The emerging-country gauge is valued at 8.9 times earnings, down from an average multiple of 13 during the past three years and less than the ratio of 14 for the MSCI All-Country index, according to data compiled by Bloomberg.

Growth Recovery

"They are cheap now," Burton Malkiel, an economics professor at Princeton University and author of A Random Walk Down Wall Street, said in a June 28 e-mail. Malkiel is the chief investment officer at Walnut Creek, California-based Baochuan Capital Management LLC, a money-management and advisory firm that oversees about $30 million.
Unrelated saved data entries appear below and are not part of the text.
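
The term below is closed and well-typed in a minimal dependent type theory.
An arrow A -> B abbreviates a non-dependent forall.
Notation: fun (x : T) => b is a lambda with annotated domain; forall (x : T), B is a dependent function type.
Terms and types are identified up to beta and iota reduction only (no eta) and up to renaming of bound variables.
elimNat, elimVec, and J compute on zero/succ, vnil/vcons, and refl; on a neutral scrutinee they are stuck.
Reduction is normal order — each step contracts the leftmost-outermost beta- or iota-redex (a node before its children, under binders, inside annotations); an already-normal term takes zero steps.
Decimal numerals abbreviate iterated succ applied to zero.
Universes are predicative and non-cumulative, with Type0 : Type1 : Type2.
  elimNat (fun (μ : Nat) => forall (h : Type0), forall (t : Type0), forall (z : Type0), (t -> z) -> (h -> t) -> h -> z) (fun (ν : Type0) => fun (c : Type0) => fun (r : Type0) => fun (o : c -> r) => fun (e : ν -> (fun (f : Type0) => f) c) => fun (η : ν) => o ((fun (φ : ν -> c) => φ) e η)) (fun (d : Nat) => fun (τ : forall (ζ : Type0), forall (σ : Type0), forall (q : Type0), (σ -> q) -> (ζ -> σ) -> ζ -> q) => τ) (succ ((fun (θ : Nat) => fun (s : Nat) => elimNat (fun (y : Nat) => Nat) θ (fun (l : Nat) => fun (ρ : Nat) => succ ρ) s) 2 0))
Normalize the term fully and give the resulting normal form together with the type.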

Falling valuations for developing-nation shares spurred Jonathan Garner, the chief Asia and emerging-market strategist at Morgan Stanley, to recommend "maximum" overweight holdings, or 10 percent more than benchmark weights, on June 8. The last two times Garner turned this bullish, in December 2011 and October 2008, the MSCI BRIC index climbed at least 8 percent within three months.
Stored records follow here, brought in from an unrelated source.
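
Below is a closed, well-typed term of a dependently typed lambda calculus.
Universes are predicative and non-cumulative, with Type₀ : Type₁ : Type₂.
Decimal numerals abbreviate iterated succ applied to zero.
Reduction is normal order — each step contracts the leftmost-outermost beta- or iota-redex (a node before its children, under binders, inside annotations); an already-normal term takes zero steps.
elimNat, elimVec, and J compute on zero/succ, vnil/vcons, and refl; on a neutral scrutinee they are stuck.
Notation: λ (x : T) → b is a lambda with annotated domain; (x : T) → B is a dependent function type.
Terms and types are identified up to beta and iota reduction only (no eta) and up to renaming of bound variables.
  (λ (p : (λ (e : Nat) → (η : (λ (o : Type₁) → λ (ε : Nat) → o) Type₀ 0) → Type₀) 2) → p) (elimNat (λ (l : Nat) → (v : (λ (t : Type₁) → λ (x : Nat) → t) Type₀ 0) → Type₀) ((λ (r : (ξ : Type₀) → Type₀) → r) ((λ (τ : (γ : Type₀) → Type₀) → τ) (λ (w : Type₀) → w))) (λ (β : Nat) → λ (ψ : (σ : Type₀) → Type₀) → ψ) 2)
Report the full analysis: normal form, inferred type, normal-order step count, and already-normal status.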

"It's not news that growth in emerging markets has been slow, and our argument is that it's discounted in equity valuations," Garner said in a June 26 phone interview. "What's not discounted is the capability of emerging markets to generate GDP acceleration at some point in the second half."

'Very Attractive'

The Hong Kong-based strategist has overweight ratings on China and Russia and advises holding stocks in Brazil and India equal to their shares in benchmark indexes. Ctrip.com International Ltd., China's biggest online travel agency, and Rosneft are among companies on Garner's "focus list."

Shanghai-based Ctrip is valued at 16 times profits, a record low, after tumbling 63 percent during the past year. Earnings will probably jump 22 percent in 2013, faster than the 19 percent median increase for global peers, according to analysts' estimates compiled by Bloomberg.

Rosneft trades for 5.4 times earnings, compared with 9.1 times for MSCI's gauge of global energy companies, according to data compiled by Bloomberg. The Moscow-based company has dropped 13 percent in the past year.

"The emerging markets are a place to be," Byron Wien, the vice chairman of Blackstone Group LP's advisory services unit, said in a June 26 interview on Bloomberg Radio in New York. "They've done poorly but now prices have come down to very attractive levels."